In Lansing v. McPherson, (3 Johns. Ch. R., 424,) the premises were bid off by the plaintiff for half their value. And an adult defendant, regularly served with process in the case, and who suffered default, was let in to have a re-sale, on the mere ground of his interest in the proceeds and his liability for the deficiency. Within the cases of Lansing v. McPherson, Duncan v. Dodd, and Tripp v. Cook, I think the infants are entitled to the relief sought here. Bor is it necessary to turn them over to an action against their guardian to recover the amount of the loss on this sale, as damages for his neglect of their interests. That remedy is too distant and uncertain to form an answer to the present application, where the power to grant relief adequate to the rights and equities of all the parties seems clear.
But there is another ground on which this sale must be set aside. The rules of the court require that where mortgaged premises directed to be sold, consist of several distinct lots or parcels, which can be sold separately, without diminishing their value on such sale, the sheriff or other person conducting the sale, shall sell them in separate lots or parcels, unless otherwise specially directed by the court. Parties interested in the sale, even when they neglect to attend it, have a right to expect, and may reasonably presume, that the property will be put up and sold by the sheriff or referee in the usual manner, and in such a way as to produce a fair competition among those per[458]*458sons who do attend the sale for the purpose of bidding upon the property. And where it appears that the property has been sacrificed, by the neglect of the sheriff or referee to comply with the legal requirements on such sale, or by his having improperly put up various lots together, when they should have been sold separately to have produced a fair competition among the bidders, the parties injured thereby are entitled to relief, by a re-sale or otherwise, so far as-relief can be given without doing positive injustice to Iona fide purchasers of the premises at the sale. (American Insurance Company v. Oakley, 9 Paige, 261.)
In this case there were eleven dwellings, put up and sold together in a single parcel. Their fair value was at least twenty-four thousand dollars, when taken together. Very few purchasers would attend such a sale, who were either desirous or prepared to purchase property of that amount and value. And there might have been many in attendance who would have purchased single dwellings at fair prices, so as to have prevented any sacrifice. The plaintiff in a case like the present has very great advantages in being able, to a considerable extent, to prescribe the terms of sale, and also to use his mortgage debt as a cash fund for the payment of his bid. It needs only that he be allowed to disregard the rule as to selling in proper parcels, and to put up the property in such a manner as to discourage competition, and he has in most cases the means of buying in the property at his own prices.

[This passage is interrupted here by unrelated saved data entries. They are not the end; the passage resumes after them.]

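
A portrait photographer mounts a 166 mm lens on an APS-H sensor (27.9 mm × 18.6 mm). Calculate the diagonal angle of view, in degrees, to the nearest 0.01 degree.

11.53°

Sensor diagonal = √(27.9² + 18.6²) = √1124.3700 ≈ 33.5316 mm.
Angle of view α = 2·arctan(d/2f) with d = 33.5316 mm and f = 166 mm.
d/2f = 0.10100; arctan(0.10100) ≈ 5.7673°, so α ≈ 11.5345°.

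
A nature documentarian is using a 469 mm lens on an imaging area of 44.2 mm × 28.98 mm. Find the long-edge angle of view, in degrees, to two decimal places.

Angle of view α = 2·arctan(w/2f) with w = 44.2 mm and f = 469 mm.
w/2f = 0.04712; arctan(0.04712) ≈ 2.6979°, so α ≈ 5.3957°.

5.40°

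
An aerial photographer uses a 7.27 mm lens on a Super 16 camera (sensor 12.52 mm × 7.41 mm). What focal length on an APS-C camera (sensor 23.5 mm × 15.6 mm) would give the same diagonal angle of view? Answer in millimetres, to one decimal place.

14.1 mm

Sensor diagonal = √(12.52² + 7.41²) = √211.6585 ≈ 14.5485 mm.
Sensor diagonal = √(23.5² + 15.6²) = √795.6100 ≈ 28.2066 mm.
Equal angle of view means equal diagonal/f ratio, so f₂ = f₁ · (diagonal₂/diagonal₁) = 7.27 × 28.2066/14.5485.
f₂ = 7.27 × 1.93880 ≈ 14.095 mm.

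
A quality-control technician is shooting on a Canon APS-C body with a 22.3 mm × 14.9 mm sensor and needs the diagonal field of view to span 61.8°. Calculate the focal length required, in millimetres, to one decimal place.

22.4 mm

Sensor diagonal = √(22.3² + 14.9²) = √719.3000 ≈ 26.8198 mm.
From α = 2·arctan(d/2f) we get f = d / (2·tan(α/2)).
With d = 26.8198 mm and α/2 = 30.9°, tan(α/2) ≈ 0.59849, so f ≈ 26.8198 / 1.19698 ≈ 22.4063 mm.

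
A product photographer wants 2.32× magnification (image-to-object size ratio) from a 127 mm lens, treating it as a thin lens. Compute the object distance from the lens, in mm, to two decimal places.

181.74 mm

With m = dᵢ/dₒ and 1/f = 1/dₒ + 1/dᵢ, substituting dᵢ = m·dₒ gives 1/f = (1 + 1/m)/dₒ, hence dₒ = f·(1 + 1/m).
dₒ = 127 × (1 + 1/2.32) = 127 × 1.43103 ≈ 181.741 mm.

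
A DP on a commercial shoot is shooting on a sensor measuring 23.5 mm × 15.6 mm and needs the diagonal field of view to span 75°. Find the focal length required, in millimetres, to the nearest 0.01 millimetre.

Sensor diagonal = √(23.5² + 15.6²) = √795.6100 ≈ 28.2066 mm.
From α = 2·arctan(d/2f) we get f = d / (2·tan(α/2)).
With d = 28.2066 mm and α/2 = 37.5°, tan(α/2) ≈ 0.76733, so f ≈ 28.2066 / 1.53465 ≈ 18.3798 mm.

18.38 mm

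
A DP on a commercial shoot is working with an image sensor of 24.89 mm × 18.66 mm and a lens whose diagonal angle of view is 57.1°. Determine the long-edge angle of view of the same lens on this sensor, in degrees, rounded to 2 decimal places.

Sensor diagonal = √(24.89² + 18.66²) = √967.7077 ≈ 31.1080 mm.
From the diagonal AOV: f = 31.1080 / (2·tan(28.55°)) = 31.1080 / 1.08817 ≈ 28.5874 mm.
Long-edge AOV = 2·arctan(24.89 / (2 × 28.5874)) = 2·arctan(0.43533) ≈ 47.0501°.

47.05°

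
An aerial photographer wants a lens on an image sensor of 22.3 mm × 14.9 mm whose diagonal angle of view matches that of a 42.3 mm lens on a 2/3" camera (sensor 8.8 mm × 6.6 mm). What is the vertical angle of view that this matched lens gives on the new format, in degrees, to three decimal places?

8.263°

Sensor diagonal = √(8.8² + 6.6²) = √121.0000 ≈ 11.0000 mm.
Sensor diagonal = √(22.3² + 14.9²) = √719.3000 ≈ 26.8198 mm.
Equal diagonal AOV ⇒ f₂ = f₁ · 26.8198/11.0000 = 42.3 × 2.43816 ≈ 103.1342 mm.
Vertical AOV on the new format = 2·arctan(14.9 / (2 × 103.1342)) = 2·arctan(0.07224) ≈ 8.2633°.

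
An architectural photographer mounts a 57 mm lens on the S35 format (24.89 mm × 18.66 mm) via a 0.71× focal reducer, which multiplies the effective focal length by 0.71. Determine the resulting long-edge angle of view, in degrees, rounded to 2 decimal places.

Effective focal length f = 57 × 0.71 = 40.47 mm.
α = 2·arctan(24.89 / (2 × 40.47)) = 2·arctan(0.30751) ≈ 34.1866°.

34.19°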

The sale must be set aside, and the property must be re-sold upon the usual notice, upon the guardian depositing with the sheriff the sum of twelve hundred and fifty dollars, to be applied, together with such rents as the plaintiff may have received from the mortgaged premises, in indemnifying the plaintiffs for the sums paid for taxes and assessments with interests thereon, and for the costs and expenses of opposing this motion and of the re-sale.